HP Terminates Itanium Workstations
vincecate writes "The largest Itanium system maker,
HP, has terminated its Itanium workstations.
It seems their workstation customers have spoken in favor of x64.
In related news, Intel expects to ship
over 100,000 Itaniums in all of 2004
while AMD is estimating
1.5 to 2 million AMD64 chips in Q4."
AMD sold around 100,000 Opterons in Q2 however. This should increase to 200,000 in Q3 given recent products from HP, Sun, IBM etc, especially with the increase in 4P systems.
Of course, the ASP of Itanium is a lot higher, so Intel need to sell a lot fewer Itaniums to get the same money back as AMD. On the other hand, AMD haven't sunk $billions into K8!
Check out this article: IBM mocks Itanium server sales - again, make sure you look at their very amusing graph of changing sales forecasts.
Of course, they're pledging to continue selling Itanium servers.
In the longer run, IMHO it sounds somewhat problematic, considering that all the engineers developing software will be running on x86-64. I.e. the software will first be available on x86-64, more tested etc.
So why should the customer shell out money for an Itanium server instead of an x86-64 server which has better bang-per-buck and runs the software more reliably?

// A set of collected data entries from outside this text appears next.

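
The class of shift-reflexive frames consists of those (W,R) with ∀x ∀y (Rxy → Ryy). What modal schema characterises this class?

A defining formula is □(□s → s) (the T□ axiom).
Suppose □(□s→s) is valid. Take Rxy and set V(s)={w : Ryw}. Then at y, □s holds; since □(□s→s) at x, □s→s at y, so s at y, i.e. Ryy.

□(□s → s)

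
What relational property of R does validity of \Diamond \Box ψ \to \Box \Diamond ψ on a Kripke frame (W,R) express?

This schema is the .2 axiom.
It corresponds to convergence: \forall x \forall y \forall z (Rxy \wedge Rxz \to \exists w (Ryw \wedge Rzw)).

convergence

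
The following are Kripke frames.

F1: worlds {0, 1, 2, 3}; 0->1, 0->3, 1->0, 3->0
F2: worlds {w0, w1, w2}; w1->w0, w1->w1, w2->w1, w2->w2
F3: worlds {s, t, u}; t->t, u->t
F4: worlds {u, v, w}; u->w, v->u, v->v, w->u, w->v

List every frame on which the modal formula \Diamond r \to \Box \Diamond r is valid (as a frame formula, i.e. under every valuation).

F3

This is the axiom for the Euclidean property; its first-order frame correspondent is \forall x \forall y \forall z (Rxy \wedge Rxz \to Ryz).
F1: fails — R01 and R01 but not R11.
F2: fails — Rw1w0 and Rw1w1 but not Rw0w1.
F3: satisfies the condition.
F4: fails — Ruw and Ruw but not Rww.
Valid on: F3.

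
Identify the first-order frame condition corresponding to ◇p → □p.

partial functionality

Suppose ◇p→□p is valid. Take Rxy, Rxz and set V(p)={y}. Then ◇p at x, so □p at x, so p at z, i.e. z=y.
The converse is a direct semantic check.
So the correspondent is partial functionality.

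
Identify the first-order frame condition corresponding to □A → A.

reflexivity

Suppose □A→A is valid. At any x set V(A)={w : Rxw}. Then □A holds at x, so A holds at x, i.e. Rxx.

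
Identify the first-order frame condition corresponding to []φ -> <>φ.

Seriality

Suppose □φ→◇φ is valid. At any x set V(φ)=W. Then □φ at x, so ◇φ at x, so x has a successor.
Conversely, any frame satisfying forall x exists y Rxy validates the schema.
Frame condition: forall x exists y Rxy.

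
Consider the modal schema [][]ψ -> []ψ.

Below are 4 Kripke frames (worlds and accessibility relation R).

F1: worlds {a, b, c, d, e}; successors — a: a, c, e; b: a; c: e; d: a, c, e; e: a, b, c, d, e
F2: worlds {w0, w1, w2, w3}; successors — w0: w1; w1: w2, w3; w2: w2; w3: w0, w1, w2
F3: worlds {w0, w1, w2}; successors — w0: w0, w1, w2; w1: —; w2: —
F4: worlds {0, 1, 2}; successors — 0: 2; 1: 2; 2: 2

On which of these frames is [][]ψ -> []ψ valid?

The schema corresponds to density: forall x forall y (Rxy -> exists z (Rxz & Rzy)).
F1: condition met.
F2: fails — Rw3w0 but no z with Rw3z and Rzw0.
F3: condition met.
F4: condition met.
Valid on: F1, F3, F4.

F1, F3, F4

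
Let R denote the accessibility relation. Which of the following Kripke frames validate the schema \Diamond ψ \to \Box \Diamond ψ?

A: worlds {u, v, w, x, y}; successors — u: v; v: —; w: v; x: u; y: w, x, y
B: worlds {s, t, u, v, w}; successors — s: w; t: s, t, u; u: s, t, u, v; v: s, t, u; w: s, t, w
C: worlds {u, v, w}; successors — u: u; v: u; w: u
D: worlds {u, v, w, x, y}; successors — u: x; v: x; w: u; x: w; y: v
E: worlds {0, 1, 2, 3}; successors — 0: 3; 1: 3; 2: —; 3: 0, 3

Frame correspondent (Sahlqvist): \forall x \forall y \forall z (Rxy \wedge Rxz \to Ryz) — i.e. the Euclidean property.
A: fails — Ruv and Ruv but not Rvv.
B: fails — Rts and Rts but not Rss.
C: holds.
D: fails — Rux and Rux but not Rxx.
E: fails — R30 and R30 but not R00.
Valid on: C.

C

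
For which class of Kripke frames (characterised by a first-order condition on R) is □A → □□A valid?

Transitivity

Suppose □A→□□A is valid. Take Rxy, Ryz and set V(A)={w : Rxw}. Then □A at x, so □□A at x, so □A at y, so A at z, i.e. Rxz.
The converse is a direct semantic check.
So the correspondent is transitivity.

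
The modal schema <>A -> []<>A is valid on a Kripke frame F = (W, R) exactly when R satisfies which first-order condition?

the Euclidean property: forall x forall y forall z (Rxy & Rxz -> Ryz)

Suppose ◇A→□◇A is valid. Take Rxy, Rxz and set V(A)={y}. Then ◇A at x, so □◇A at x, so ◇A at z, so some w with Rzw has A; w=y, i.e. Rzy. By symmetry of the argument, Ryz.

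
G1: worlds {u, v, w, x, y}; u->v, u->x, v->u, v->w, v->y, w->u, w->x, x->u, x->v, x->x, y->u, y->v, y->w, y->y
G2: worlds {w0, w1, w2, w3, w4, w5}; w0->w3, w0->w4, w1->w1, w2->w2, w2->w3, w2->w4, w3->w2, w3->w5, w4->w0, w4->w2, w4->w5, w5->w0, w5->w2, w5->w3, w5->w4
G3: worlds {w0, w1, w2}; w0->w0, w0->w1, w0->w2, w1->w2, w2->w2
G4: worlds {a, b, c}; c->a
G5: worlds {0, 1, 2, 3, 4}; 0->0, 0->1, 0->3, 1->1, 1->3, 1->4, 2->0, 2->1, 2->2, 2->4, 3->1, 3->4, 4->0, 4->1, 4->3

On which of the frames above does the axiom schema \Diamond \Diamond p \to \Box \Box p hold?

G4

Frame correspondent (Sahlqvist): \forall x \forall y \forall z ((x R^2 y \wedge x R^2 z) \to \exists w (y = w \wedge z = w)) — i.e. a generalized confluence (Geach) condition.
G1: fails — uR²u, uR²v but u ≠ v.
G2: fails — w0R²w0, w0R²w2 but w0 ≠ w2.
G3: fails — w0R²w0, w0R²w1 but w0 ≠ w1.
G4: ✓.
G5: fails — 0R²0, 0R²1 but 0 ≠ 1.
Valid on: G4.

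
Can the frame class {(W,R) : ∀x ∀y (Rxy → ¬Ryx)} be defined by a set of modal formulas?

If a class were modally definable it would be closed under surjective bounded morphisms (Goldblatt–Thomason).
The 3-cycle (worlds s,t,u with s→t→u→s) is asymmetric. Mapping every world to a single reflexive point • is a surjective bounded morphism, and the reflexive point is not asymmetric (R•• but asymmetry requires ¬R••).
Hence asymmetry is not modally definable.

No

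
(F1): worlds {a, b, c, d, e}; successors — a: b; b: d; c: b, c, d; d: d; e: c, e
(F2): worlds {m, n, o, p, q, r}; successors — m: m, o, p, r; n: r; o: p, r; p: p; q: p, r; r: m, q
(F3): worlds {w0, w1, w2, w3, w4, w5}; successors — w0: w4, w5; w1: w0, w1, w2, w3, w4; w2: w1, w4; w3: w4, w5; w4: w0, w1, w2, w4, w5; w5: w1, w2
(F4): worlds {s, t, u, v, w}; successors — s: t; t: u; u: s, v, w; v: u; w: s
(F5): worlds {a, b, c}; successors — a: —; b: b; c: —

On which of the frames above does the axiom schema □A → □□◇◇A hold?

This is the axiom for a generalized confluence (Geach) condition; its first-order frame correspondent is ∀x ∀z (xR²z → ∃w (xRw ∧ zR²w)).
(F1): fails — aR²d but no w with aRw and dR²w.
(F2): fails — nR²q but no w with nRw and qR²w.
(F3): holds.
(F4): fails — tR²v but no w* with tRw* and vR²w*.
(F5): holds.
Valid on: (F3), (F5).

(F3), (F5)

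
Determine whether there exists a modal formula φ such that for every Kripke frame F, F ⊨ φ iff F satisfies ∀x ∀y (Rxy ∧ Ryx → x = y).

Any modally definable frame class is closed under surjective bounded morphisms.
The 4-cycle (worlds 0,1,2,3 with 0→1→2→3→0) is antisymmetric. Sending even-indexed worlds to • and odd-indexed worlds to ∘ is a surjective bounded morphism onto the two-world frame with •↔∘, which is not antisymmetric.
Hence antisymmetry is not modally definable.

No — not modally definable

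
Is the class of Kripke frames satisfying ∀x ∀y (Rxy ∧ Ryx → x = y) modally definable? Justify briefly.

No

Modal frame validity is preserved under surjective bounded morphisms.
The 8-cycle (worlds 0,1,2,3,4,5,6,7 with 0→1→2→3→4→5→6→7→0) is antisymmetric. Sending even-indexed worlds to • and odd-indexed worlds to ∘ is a surjective bounded morphism onto the two-world frame with •↔∘, which is not antisymmetric.
So the class is not modally definable.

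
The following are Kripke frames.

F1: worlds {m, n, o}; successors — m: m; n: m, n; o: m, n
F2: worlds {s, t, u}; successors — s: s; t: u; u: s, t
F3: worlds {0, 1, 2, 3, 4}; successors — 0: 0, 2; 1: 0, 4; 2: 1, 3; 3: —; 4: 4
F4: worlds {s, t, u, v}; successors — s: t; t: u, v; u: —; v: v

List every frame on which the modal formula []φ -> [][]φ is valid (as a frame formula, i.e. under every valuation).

F1

The schema corresponds to transitivity: forall x forall y forall z (Rxy & Ryz -> Rxz).
F1: holds.
F2: fails — Rut and Rtu but not Ruu.
F3: fails — R10 and R02 but not R12.
F4: fails — Rst and Rtu but not Rsu.
Valid on: F1.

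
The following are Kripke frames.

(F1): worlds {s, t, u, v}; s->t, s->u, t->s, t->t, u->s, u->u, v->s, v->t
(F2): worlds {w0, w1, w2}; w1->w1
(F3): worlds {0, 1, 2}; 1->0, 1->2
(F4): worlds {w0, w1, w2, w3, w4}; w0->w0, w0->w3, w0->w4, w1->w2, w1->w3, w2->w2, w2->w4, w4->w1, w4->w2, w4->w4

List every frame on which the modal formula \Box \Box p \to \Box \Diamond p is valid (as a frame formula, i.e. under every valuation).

(F1), (F2)

Frame correspondent (Sahlqvist): \forall x \forall z (xRz \to \exists w (x R^2 w \wedge zRw)) — i.e. a generalized confluence (Geach) condition.
(F1): holds.
(F2): holds.
(F3): fails — 1R0 but no w with 1R²w and 0Rw.
(F4): fails — w0Rw3 but no w with w0R²w and w3Rw.
Valid on: (F1), (F2).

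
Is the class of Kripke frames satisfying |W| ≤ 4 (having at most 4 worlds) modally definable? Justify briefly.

If a class were modally definable it would be closed under disjoint unions (Goldblatt–Thomason).
Any modal formula valid on each of 5 disjoint one-world frames is valid on their disjoint union (validity is preserved under disjoint unions). Each one-world frame has |W|=1≤4, but the union has |W|=5.
Hence having at most 4 worlds is not modally definable.

No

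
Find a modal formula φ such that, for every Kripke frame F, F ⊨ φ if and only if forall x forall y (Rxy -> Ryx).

The condition is symmetry. The B schema p → □◇p defines it.
Suppose p→□◇p is valid. Take Rxy and set V(p)={x}. Then p at x, so □◇p at x, so ◇p at y, so some z with Ryz has p; z=x, i.e. Ryx.

p → □◇p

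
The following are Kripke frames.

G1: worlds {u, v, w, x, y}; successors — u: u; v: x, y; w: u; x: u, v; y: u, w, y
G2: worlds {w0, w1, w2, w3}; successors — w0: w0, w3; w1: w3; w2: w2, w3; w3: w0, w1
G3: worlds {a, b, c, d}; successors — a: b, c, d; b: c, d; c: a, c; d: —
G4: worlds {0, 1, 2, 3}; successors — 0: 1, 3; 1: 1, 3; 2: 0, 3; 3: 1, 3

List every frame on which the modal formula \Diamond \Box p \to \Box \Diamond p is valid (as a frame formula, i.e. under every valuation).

Frame correspondent (Sahlqvist): \forall x \forall y \forall z (Rxy \wedge Rxz \to \exists w (Ryw \wedge Rzw)) — i.e. convergence.
G1: fails — Rxu and Rxv but u and v have no common successor.
G2: fails — Rw2w2 and Rw2w3 but w2 and w3 have no common successor.
G3: fails — Rab and Rad but b and d have no common successor.
G4: holds.
Valid on: G4.

G4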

In the short run HP can probably contain x86-64 in low end servers, keeping high end stuff reserved for Itanic. But in the long run, they'll have to start providing higher end x86-64 gear too, or their customers will move to a competitor that will.
Exactly what I was thinking.
HP and Intel deserve this for killing off the two most powerful processor lines in history.

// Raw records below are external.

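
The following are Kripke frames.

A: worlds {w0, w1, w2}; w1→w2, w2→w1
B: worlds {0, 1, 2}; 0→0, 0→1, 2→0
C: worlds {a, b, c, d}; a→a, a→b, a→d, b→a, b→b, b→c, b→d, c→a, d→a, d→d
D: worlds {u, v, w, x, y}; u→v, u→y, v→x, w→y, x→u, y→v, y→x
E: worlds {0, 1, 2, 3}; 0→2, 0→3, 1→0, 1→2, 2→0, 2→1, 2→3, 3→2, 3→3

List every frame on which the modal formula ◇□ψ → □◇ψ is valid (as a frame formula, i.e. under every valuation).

This is the axiom for convergence; its first-order frame correspondent is ∀x ∀y ∀z (Rxy ∧ Rxz → ∃w (Ryw ∧ Rzw)).
A: satisfies the condition.
B: fails — R00 and R01 but 0 and 1 have no common successor.
C: satisfies the condition.
D: fails — Ryx and Ryv but x and v have no common successor.
E: satisfies the condition.
Valid on: A, C, E.

A, C, E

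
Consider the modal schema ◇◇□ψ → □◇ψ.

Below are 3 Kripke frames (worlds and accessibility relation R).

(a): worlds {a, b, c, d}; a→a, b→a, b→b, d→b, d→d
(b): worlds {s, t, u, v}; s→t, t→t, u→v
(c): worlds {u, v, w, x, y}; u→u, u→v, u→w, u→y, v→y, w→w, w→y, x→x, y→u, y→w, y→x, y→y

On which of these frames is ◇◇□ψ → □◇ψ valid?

Frame correspondent (Sahlqvist): ∀x ∀y ∀z ((xR²y ∧ xRz) → ∃w (yRw ∧ zRw)) — i.e. a generalized confluence (Geach) condition.
(a): fails — dR²a, dRd but no w with aRw and dRw.
(b): ✓.
(c): fails — uR²x, uRu but no t with xRt and uRt.
Valid on: (b).

(b)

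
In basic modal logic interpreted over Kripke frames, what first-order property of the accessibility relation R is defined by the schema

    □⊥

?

This schema is the Ver axiom.
Its frame correspondent is emptiness of R — ∀x ∀y ¬Rxy.

Emptiness of R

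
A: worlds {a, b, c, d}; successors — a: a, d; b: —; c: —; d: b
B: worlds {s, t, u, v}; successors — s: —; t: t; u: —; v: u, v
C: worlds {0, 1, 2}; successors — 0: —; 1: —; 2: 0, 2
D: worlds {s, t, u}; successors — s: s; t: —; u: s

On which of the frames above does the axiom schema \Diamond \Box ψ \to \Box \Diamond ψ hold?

The schema corresponds to convergence: \forall x \forall y \forall z (Rxy \wedge Rxz \to \exists w (Ryw \wedge Rzw)).
A: fails — Raa and Rad but a and d have no common successor.
B: fails — Rvu and Rvu but u and u have no common successor.
C: fails — R22 and R20 but 2 and 0 have no common successor.
D: holds.
Valid on: D.

D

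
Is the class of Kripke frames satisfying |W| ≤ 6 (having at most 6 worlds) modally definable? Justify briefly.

If a class were modally definable it would be closed under disjoint unions (Goldblatt–Thomason).
Any modal formula valid on each of 7 disjoint one-world frames is valid on their disjoint union (validity is preserved under disjoint unions). Each one-world frame has |W|=1≤6, but the union has |W|=7.
So the class is not modally definable.

No — not modally definable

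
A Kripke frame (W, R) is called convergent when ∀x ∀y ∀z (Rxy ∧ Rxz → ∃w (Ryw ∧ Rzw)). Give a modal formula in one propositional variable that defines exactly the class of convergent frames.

◇□r → □◇r

A defining formula is ◇□r → □◇r (the .2 axiom).
Suppose ◇□r→□◇r is valid. Take Rxy, Rxz and set V(r)={w : Ryw}. Then □r at y so ◇□r at x, so □◇r at x, so ◇r at z, giving w with Rzw and Ryw.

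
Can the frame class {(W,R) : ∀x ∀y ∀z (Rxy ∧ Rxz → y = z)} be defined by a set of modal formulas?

Definable; ◇q → □q defines it

The condition is partial functionality. A defining modal formula is ◇q → □q.
Suppose ◇q→□q is valid. Take Rxy, Rxz and set V(q)={y}. Then ◇q at x, so □q at x, so q at z, i.e. z=y.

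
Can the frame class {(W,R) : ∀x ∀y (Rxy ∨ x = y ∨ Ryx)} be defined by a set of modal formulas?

Not modally definable

Any modally definable frame class is closed under disjoint unions.
Take 2 disjoint single-world reflexive frames: each is trivially connected, but their disjoint union has 2 worlds with no edge between distinct components, so it is not connected.
So the class is not modally definable.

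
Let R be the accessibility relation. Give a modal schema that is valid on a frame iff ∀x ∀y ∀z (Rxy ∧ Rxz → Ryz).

◇ψ → □◇ψ

The condition is the Euclidean property. The 5 schema ◇ψ → □◇ψ defines it.
Suppose ◇ψ→□◇ψ is valid. Take Rxy, Rxz and set V(ψ)={y}. Then ◇ψ at x, so □◇ψ at x, so ◇ψ at z, so some w with Rzw has ψ; w=y, i.e. Rzy. By symmetry of the argument, Ryz.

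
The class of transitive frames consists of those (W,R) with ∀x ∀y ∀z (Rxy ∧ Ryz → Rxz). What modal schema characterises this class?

□r → □□r

This is transitivity; the standard corresponding axiom is 4: □r → □□r.
Suppose □r→□□r is valid. Take Rxy, Ryz and set V(r)={w : Rxw}. Then □r at x, so □□r at x, so □r at y, so r at z, i.e. Rxz.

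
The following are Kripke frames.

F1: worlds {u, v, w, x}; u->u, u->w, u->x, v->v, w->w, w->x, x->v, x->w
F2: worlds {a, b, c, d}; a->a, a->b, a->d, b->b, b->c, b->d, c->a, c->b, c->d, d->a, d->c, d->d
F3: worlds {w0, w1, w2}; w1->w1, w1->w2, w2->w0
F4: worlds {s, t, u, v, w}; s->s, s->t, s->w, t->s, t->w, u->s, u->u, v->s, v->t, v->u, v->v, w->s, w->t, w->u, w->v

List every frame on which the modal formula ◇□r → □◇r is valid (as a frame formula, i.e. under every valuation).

Frame correspondent (Sahlqvist): ∀x ∀y ∀z (Rxy ∧ Rxz → ∃w (Ryw ∧ Rzw)) — i.e. convergence.
F1: fails — Rxw and Rxv but w and v have no common successor.
F2: satisfies the condition.
F3: fails — Rw1w2 and Rw1w1 but w2 and w1 have no common successor.
F4: satisfies the condition.
Valid on: F2, F4.

F2, F4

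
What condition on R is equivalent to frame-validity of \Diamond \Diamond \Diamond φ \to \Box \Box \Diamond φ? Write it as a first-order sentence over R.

This is a Sahlqvist (Geach-type) schema ◇^3□^0φ → □^2◇^1φ.
Minimal-valuation argument: fix x; take any y with xR^3y and any z with xR^2z. Set V(φ) to the set of worlds R-reachable from y in exactly 0 steps. Then □^0φ holds at y, so the antecedent holds at x; validity forces ◇^1φ at z, giving a w with zR^1w and yR^0w.
First-order correspondent: \forall x \forall y \forall z ((x R^3 y \wedge x R^2 z) \to \exists w (y = w \wedge zRw)).

\forall x \forall y \forall z ((x R^3 y \wedge x R^2 z) \to \exists w (y = w \wedge zRw))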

Back when PA-RISC and Alpha were in production, the gap between them and the next fastest CPU lines were staggering. I used to check the CPU Info Center at Berkeley every time a new one was released, just to see how badly it humiliated the competition (sadly, the CPU Info Center is no longer maintained).
The Athlon (before it was named such) uses the Alpha's bus... and the original slot-A design was compatible with both the Alpha and the Athlon, all you would need to sell a motherboard for the other one is a different BIOS. This was the selling point that convinced many motherboard manufacturers to actually make these boards. Unfortunately, only a tiny handful of companies actually marketed the resulting systems using the Alpha CPUs (mostly in Linux Journal & Linux Magazine as rackmount servers).

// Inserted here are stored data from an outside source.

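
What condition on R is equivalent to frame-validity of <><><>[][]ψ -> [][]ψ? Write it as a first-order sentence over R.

forall x forall y forall z ((x R^3 y & x R^2 z) -> exists w (y R^2 w & z = w))

This is a Sahlqvist (Geach-type) schema ◇^3□^2ψ → □^2◇^0ψ.
Minimal-valuation argument: fix x; take any y with xR^3y and any z with xR^2z. Set V(ψ) to the set of worlds R-reachable from y in exactly 2 steps. Then □^2ψ holds at y, so the antecedent holds at x; validity forces ◇^0ψ at z, giving a w with zR^0w and yR^2w.
First-order correspondent: forall x forall y forall z ((x R^3 y & x R^2 z) -> exists w (y R^2 w & z = w)).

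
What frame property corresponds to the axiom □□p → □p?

density

Suppose □□p→□p is valid. Take Rxy and set V(p)={w : xR²w}. Then □□p at x, so □p at x, so p at y, i.e. ∃z(Rxz∧Rzy).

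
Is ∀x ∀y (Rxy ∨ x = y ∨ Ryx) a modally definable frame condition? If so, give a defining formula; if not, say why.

No — not modally definable

Modal frame validity is preserved under disjoint unions.
Take 2 disjoint single-world reflexive frames: each is trivially connected, but their disjoint union has 2 worlds with no edge between distinct components, so it is not connected.
Hence connectedness of R is not modally definable.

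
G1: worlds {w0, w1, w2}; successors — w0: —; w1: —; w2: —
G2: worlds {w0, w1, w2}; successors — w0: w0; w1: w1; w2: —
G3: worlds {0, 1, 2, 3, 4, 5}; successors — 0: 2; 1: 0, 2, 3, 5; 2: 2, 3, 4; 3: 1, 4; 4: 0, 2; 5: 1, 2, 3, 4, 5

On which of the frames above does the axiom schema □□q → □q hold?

Frame correspondent (Sahlqvist): ∀x ∀y (Rxy → ∃z (Rxz ∧ Rzy)) — i.e. density.
G1: satisfies the condition.
G2: satisfies the condition.
G3: fails — R10 but no z with R1z and Rz0.

G1, G2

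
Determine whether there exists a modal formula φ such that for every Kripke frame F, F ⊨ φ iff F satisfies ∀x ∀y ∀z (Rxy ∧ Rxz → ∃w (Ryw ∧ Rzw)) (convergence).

Definable; ◇□r → □◇r defines it

Yes: it is convergence, defined by the .2 schema ◇□r → □◇r.
Suppose ◇□r→□◇r is valid. Take Rxy, Rxz and set V(r)={w : Ryw}. Then □r at y so ◇□r at x, so □◇r at x, so ◇r at z, giving w with Rzw and Ryw.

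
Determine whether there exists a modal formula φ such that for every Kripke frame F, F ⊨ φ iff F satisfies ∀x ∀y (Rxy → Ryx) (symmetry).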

They could have done so much more... oh well.
My current favorites are UltraSPARC and PowerPC (with POWER close behind).
- Preferences: Solaris 10 (servers), Ubuntu (desktops), Solaris 11 (personal servers) -
"AMD chipsets support slower CPU to memory times than Intel (32bit or 64bit) counterparts. "
Bzzzt... wrong answer.
In AMD64 chips, the chipset doesn't have the memory controller - it's in the CPU.
AMD's CPU-to-DDR latency is much lower than Intel's.
I can't believe this was modded up...
A64 FX's and Opterons support dual channel ddr and have much lower latencies then intel at the same mhz (400mhz ddr X 2). Usually the FX's and Opteron's win the memory bandwidth benchmarks.
As low power AMD has a line of mobile barton core processors that use as little power as 45 and even 35 watts. They can also be placed in a destop motherboard. The xp2400 35 watt is also under $100. But there is a good chance the pentium-m uses less power but they are only found on certain laptops (can't be bought).
Hmmm... Pie...
Predication and explicit speculative loads were primarily added to the IA-64 architecture because they'd decided not to implement out-of-order execution (dynamic scheduling) and other dynamic techniques*. They aren't nearly as important on a modern superscalar processor.
(* Itanium2 doesn't even do next-line prefetching!)
Explicit speculative loads was a major mistake because in many kinds of code the compiler cannot place speculative loads far enough ahead of the actual use for it to pay off. Often the address to be loaded from is simply not known far in advance of the load (consider executing the C code "x = a->b->c"). So Itaniums spend a lot of time stalled waiting on memory accesses. That's why Intel spends so many transistors on gigantic on-chip caches, to try to reduce that pain. The architecture's pretty good for workloads with very regular and compiler-analyzable access patterns (regular number crunching, SpecFP) but it's bad for everything else (servers, user applications, irregular numeric codes).
Yes, IA-64 is a aggressive, radical, clean and somewhat novel design, so it's understandable that some geeks love it. However, it is not a good design.
If it was a good design, then with Intel engineering, 5x the transistor count, and no backward compatibility requirements, it would be absolutely crushing Opteron performance. Instead it is merely competitive.
BTW it is quite odd to consider IA-64 a small tweak over RISC chips. IA-64 is the most dissimilar of all viable architectures today.